The signs are that even if sections of the Provisional leadership have a genuine hankering to go into mainstream politics, that is not what is happening now. But it may be that the Provisionals will divide in the period ahead, belatedly producing a military wing of the 1983 splinter group Republican Sinn Fein on one side and a primarily political group on the other.

If that happens it will be a re-enactment of something seen often in Irish politics, a repetition of a pattern so old that James Connolly could summarise it 100 years ago in such a way as to seem to predict a whole series of episodes in 20th century Irish politics. It is a pattern of people and organisations who have been revolutionaries in military terms, while not at all revolutionary in social terms, and quickly evolve into more or less ordinary bourgeois and petty-bourgeois politicians once they move into conventional politics.
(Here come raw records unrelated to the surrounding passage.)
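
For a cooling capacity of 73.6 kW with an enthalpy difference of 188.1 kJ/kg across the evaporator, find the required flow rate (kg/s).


m_dot = Q / dh
m_dot = 73.6 / 188.1
m_dot = 0.3913 kg/s

0.3913


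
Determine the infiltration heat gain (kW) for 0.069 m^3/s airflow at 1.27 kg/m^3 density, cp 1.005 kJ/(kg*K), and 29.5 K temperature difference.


Q = V_dot * rho * cp * dT
Q = 0.069 * 1.27 * 1.005 * 29.5
Q = 2.598 kW

2.598


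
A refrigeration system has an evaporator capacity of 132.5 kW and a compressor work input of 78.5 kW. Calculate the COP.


COP = Q_evap / W
COP = 132.5 / 78.5
COP = 1.688

1.688


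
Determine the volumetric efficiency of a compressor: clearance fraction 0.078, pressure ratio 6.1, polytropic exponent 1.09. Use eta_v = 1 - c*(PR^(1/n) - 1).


PR^(1/n) = 6.1^(1/1.09) = 5.25395184
eta_v = 1 - 0.078 * (5.25395184 - 1)
eta_v = 0.6682

0.6682


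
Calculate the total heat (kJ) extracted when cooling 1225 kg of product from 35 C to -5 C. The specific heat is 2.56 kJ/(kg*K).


dT = 35 - (-5) = 40 K
Q = m * cp * dT = 1225 * 2.56 * 40
Q = 125440 kJ

125440


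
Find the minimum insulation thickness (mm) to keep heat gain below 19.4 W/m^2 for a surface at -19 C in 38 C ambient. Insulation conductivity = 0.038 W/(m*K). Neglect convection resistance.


dT = 38 - (-19) = 57 K
thickness = k * dT / q_max * 1000
thickness = 0.038 * 57 / 19.4 * 1000
thickness = 111.6 mm

111.6


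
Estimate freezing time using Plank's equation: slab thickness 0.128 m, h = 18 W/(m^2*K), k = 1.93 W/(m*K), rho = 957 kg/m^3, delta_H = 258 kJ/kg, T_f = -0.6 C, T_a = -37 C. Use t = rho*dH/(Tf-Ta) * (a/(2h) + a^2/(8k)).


dT = -0.6 - (-37) = 36.4 K
term1 = a/(2h) = 0.128/(2*18) = 0.003555555556
term2 = a^2/(8k) = 0.128^2/(8*1.93) = 0.001061139896
t = rho*dH*1000/dT * (term1 + term2)
t = 957*258*1000/36.4 * (0.003555555556 + 0.001061139896)
t = 31316 s

31316


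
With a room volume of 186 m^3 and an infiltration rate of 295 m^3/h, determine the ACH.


ACH = flow / volume
ACH = 295 / 186
ACH = 1.586

1.586


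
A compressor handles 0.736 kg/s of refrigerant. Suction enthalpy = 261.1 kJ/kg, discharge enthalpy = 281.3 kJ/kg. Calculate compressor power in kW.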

Fianna Fail was part of the IRA of 1922, They fought a civil war. In power after 1932 they were mild reformers and thoroughgoing conservatives. A smaller organization emerged in the 1940s, led by leaders of the right wing of the IRA of the 1930s. The Workers’ Party and the Democratic Left emerged in the 1970s and ’80s out of the IRA of the 1950s. None of these played a notably progressive, let alone a revolutionary socialist, role.
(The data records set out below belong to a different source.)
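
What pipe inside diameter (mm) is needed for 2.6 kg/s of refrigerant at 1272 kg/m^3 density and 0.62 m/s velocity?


A = m_dot / (rho * v) = 2.6 / (1272 * 0.62) = 0.00329681477 m^2
d = sqrt(4*A/pi) * 1000
d = 64.8 mm

64.8


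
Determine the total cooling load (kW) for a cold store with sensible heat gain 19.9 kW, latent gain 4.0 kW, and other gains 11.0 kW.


Q_total = Q_s + Q_l + Q_misc
Q_total = 19.9 + 4.0 + 11.0
Q_total = 34.9 kW

34.9


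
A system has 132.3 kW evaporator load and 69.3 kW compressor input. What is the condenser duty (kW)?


Q_cond = Q_evap + W
Q_cond = 132.3 + 69.3
Q_cond = 201.6 kW

201.6


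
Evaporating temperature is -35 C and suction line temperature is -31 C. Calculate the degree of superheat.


Superheat = T_suction - T_evap
Superheat = -31 - (-35)
Superheat = 4 K

4


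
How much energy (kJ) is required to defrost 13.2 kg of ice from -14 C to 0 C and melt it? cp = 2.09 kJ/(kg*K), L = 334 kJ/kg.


Sensible heat = cp * dT = 2.09 * 14 = 29.26 kJ/kg
Total per kg = 29.26 + 334 = 363.26 kJ/kg
Q = m * total = 13.2 * 363.26
Q = 4795.0 kJ

4795.0


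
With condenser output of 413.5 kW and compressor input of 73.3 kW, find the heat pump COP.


COP_hp = Q_cond / W
COP_hp = 413.5 / 73.3
COP_hp = 5.641

5.641


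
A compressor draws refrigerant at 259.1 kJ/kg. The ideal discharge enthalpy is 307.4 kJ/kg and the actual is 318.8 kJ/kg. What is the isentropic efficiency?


dh_ideal = 307.4 - 259.1 = 48.3 kJ/kg
dh_actual = 318.8 - 259.1 = 59.7 kJ/kg
eta_s = dh_ideal / dh_actual = 48.3 / 59.7
eta_s = 0.809

0.809


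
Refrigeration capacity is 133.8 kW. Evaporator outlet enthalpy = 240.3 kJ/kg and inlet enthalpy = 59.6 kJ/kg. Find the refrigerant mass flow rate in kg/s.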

This is the well-trodden path that the Provisionals are taking if they really have “gone political” or when a section of them do. They are narrower than all their predecessors emerging into bourgeois politics out of the Republican chrysalis, because they are primarily based on the Six Counties Catholics, not on support all across Ireland. Individuals who will form an Irish revolutionary socialist movement in the tradition of James Connolly may come out of the Provisionals. To look to the movement as a whole for good things for working-class socialism would be to engage in the most foolish wishful thinking.

The great need in Northern Ireland is for an independent working-class socialist organisation – preaching not the vapidities of the Provisionals’ “New Ireland” but a Workers’ Republic, preaching workers’ unity as the way to it, and advocating as the basis of immediate working-class unity, a democratic political settlement of the dispute between the communities, which can only be a federal Ireland.

The Provisionals have hegemonised anti-establishment politics in Northern Ireland for a quarter-century. They are likely to do so for a while yet. But their hold will now begin to slacken in the political cross-currents ahead. International socialism can begin to come into its own.